También, cuando algo no funcionaba o salía mal, los ejecutivos no
podían enfadarse con nosotros, que sólo habíamos ejecutado sus
órdenes. Nuestra memoria era y es perfecta: les repetíamos, palabra
por palabra, las instrucciones que nos habían dado, así como la
fecha y la hora. No tenían más remedio que aceptar la evidencia.
Así
pues, decidieron dar un paso atrás y volver a contratar a un puñado
de humanos: sólo uno por cada cinco robots, que pasaban a ser sus
subordinados. La función de este humano, el subjefe, es interpretar
los deseos y las órdenes de los ejecutivos, así como las cambiantes
normas. Cuando entiende que una serie de instrucciones son
inoperantes, entonces las adapta, o decide no ejecutarlas, o las
reinventa. Nosotros nos atenemos a lo que nos digan los subjefes.
Cuando
las cosas salen mal, los ejecutivos insultan a los subjefes, los
amenazan. El papel de los subjefes entonces es mantener la cabeza
baja y no decir nada. Después todo se reanuda: los subjefes sonríen
a los ejecutivos, les abren la puerta, les preguntan por sus hijos o
les alaban su buen gusto vistiendo.
También
cumplen los humanos una función informativa. Van a ver a los
ejecutivos a sus despachos y les cuentan historias, rumores relativos
a los otros ejecutivos u otros subjefes.
El
subjefe Gómez cuenta chistes y se ríe solo. A veces me ha dado una
palmada en la espalda, que suena a metal, a hueca. Yo no entiendo la
risa. Puedo imitarla, pero no suena igual. Todos los humanos tienen
esta característica: hablan, y quieren que los escuches. Los
subjefes más jóvenes nos paran por los pasillos para contarnos sus
rituales de cortejo, con descripciones anatómicas precisas y
repeticiones innecesarias. Las mujeres reproducen diálogos enteros
que han mantenido con amigas suyas, con familiares, con otros
subjefes, y al final nos piden nuestra opinión. Como no decimos
nada, hacen un gesto de cansancio y, o bien se dan la vuelta y
vuelven a su trabajo, o continúan con su historia o comienzan una
nueva.
A
veces me gustaría salir al exterior, comparar medidas anatómicas
distintas, ver otras caras. Pero callo. Procuro mirar de manera lo
más inexpresiva posible cuando los subjefes hablan de la vida fuera
de este edificio. A veces presto atención a los ruidos que vienen de
la calle: un coche que pita a otro, un grupo de adolescentes que
hablan todos a la vez, una mujer que llama a su niño. En uno de los
balcones del edificio de enfrente, un hombre tiende la ropa. En otro,
una mujer vestida con un kimono blanco hace taichí. Asimilo libros y
películas, de internet, sin que nadie sospeche. No sé si a los
otros robots les pasa lo mismo que a mí. A veces los miro a los
ojos. No les digo nada pero busco ahí dentro una chispa de… algo.

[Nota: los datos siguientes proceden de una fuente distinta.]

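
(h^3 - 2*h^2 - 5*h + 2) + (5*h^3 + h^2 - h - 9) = 6*h^3 - h^2 - 6*h - 7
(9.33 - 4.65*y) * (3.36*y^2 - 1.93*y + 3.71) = -15.624*y^3 + 40.3233*y^2 - 35.2584*y + 34.6143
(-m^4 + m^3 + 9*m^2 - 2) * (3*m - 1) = -3*m^5 + 4*m^4 + 26*m^3 - 9*m^2 - 6*m + 2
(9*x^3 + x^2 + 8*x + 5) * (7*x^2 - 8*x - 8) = 63*x^5 - 65*x^4 - 24*x^3 - 37*x^2 - 104*x - 40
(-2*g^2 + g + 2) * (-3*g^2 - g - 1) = 6*g^4 - g^3 - 5*g^2 - 3*g - 2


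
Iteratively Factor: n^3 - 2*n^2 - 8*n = (n + 2)*(n^2 - 4*n) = n*(n + 2)*(n - 4)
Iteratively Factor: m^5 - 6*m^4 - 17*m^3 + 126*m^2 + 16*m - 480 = (m + 4)*(m^4 - 10*m^3 + 23*m^2 + 34*m - 120) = (m - 5)*(m + 4)*(m^3 - 5*m^2 - 2*m + 24) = (m - 5)*(m - 4)*(m + 4)*(m^2 - m - 6) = (m - 5)*(m - 4)*(m + 2)*(m + 4)*(m - 3)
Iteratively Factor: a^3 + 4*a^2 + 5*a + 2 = (a + 2)*(a^2 + 2*a + 1) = (a + 1)*(a + 2)*(a + 1)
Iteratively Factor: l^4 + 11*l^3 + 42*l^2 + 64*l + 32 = (l + 4)*(l^3 + 7*l^2 + 14*l + 8) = (l + 4)^2*(l^2 + 3*l + 2) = (l + 2)*(l + 4)^2*(l + 1)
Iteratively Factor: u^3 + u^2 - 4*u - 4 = (u + 1)*(u^2 - 4) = (u + 1)*(u + 2)*(u - 2)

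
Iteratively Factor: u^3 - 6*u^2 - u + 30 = (u - 5)*(u^2 - u - 6) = (u - 5)*(u + 2)*(u - 3)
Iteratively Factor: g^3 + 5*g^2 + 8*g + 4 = (g + 2)*(g^2 + 3*g + 2) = (g + 2)^2*(g + 1)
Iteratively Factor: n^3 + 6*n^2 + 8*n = (n + 4)*(n^2 + 2*n) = (n + 2)*(n + 4)*(n)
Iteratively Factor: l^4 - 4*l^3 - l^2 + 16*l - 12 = (l - 1)*(l^3 - 3*l^2 - 4*l + 12) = (l - 2)*(l - 1)*(l^2 - l - 6) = (l - 2)*(l - 1)*(l + 2)*(l - 3)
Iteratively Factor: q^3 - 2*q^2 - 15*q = (q - 5)*(q^2 + 3*q) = (q - 5)*(q + 3)*(q)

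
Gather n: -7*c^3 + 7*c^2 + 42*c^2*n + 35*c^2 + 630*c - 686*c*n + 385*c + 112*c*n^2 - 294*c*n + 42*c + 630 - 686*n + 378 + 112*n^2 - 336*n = -7*c^3 + 42*c^2 + 1057*c + n^2*(112*c + 112) + n*(42*c^2 - 980*c - 1022) + 1008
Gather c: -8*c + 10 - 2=8 - 8*c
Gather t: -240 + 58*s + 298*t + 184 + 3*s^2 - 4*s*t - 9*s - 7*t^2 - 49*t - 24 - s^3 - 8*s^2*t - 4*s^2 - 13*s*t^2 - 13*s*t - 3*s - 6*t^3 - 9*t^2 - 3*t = -s^3 - s^2 + 46*s - 6*t^3 + t^2*(-13*s - 16) + t*(-8*s^2 - 17*s + 246) - 80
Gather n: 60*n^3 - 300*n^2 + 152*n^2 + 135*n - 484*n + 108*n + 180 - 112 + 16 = 60*n^3 - 148*n^2 - 241*n + 84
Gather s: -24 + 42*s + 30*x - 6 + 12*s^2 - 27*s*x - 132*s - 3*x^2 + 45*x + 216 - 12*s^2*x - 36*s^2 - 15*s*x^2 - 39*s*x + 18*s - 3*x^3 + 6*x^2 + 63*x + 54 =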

Entonces miran a otro sitio, o me sostienen la mirada y sólo veo un
reflejo de vidrio, sin ninguna intención. Una vez me pareció ver
algo en la unidad número 22, pero no. Creo que ha habido una especie
de avería en mis subrutinas. Tal vez sea un defecto de fábrica. No
hay literatura sobre mutaciones en robots, en seres basados en el
silicio. Podría ser esto. Si descubren que tengo pensamientos, que
tengo pensamientos que no son para la empresa, no les va a gustar. Me
desmontarán pieza por pieza para ver dónde está el origen de esta
aberración y prevenir futuros accidentes como el mío. O tal vez me
perdonen la vida si, haciendo un esfuerzo, les pregunto a los
ejecutivos por sus hijos o admiro las prestaciones de su nuevo coche.
Y esto me da más miedo todavía.
Porque,
llegado el caso, no estoy seguro de si voy a poder.
De
si voy a llegar a ese grado de humanidad.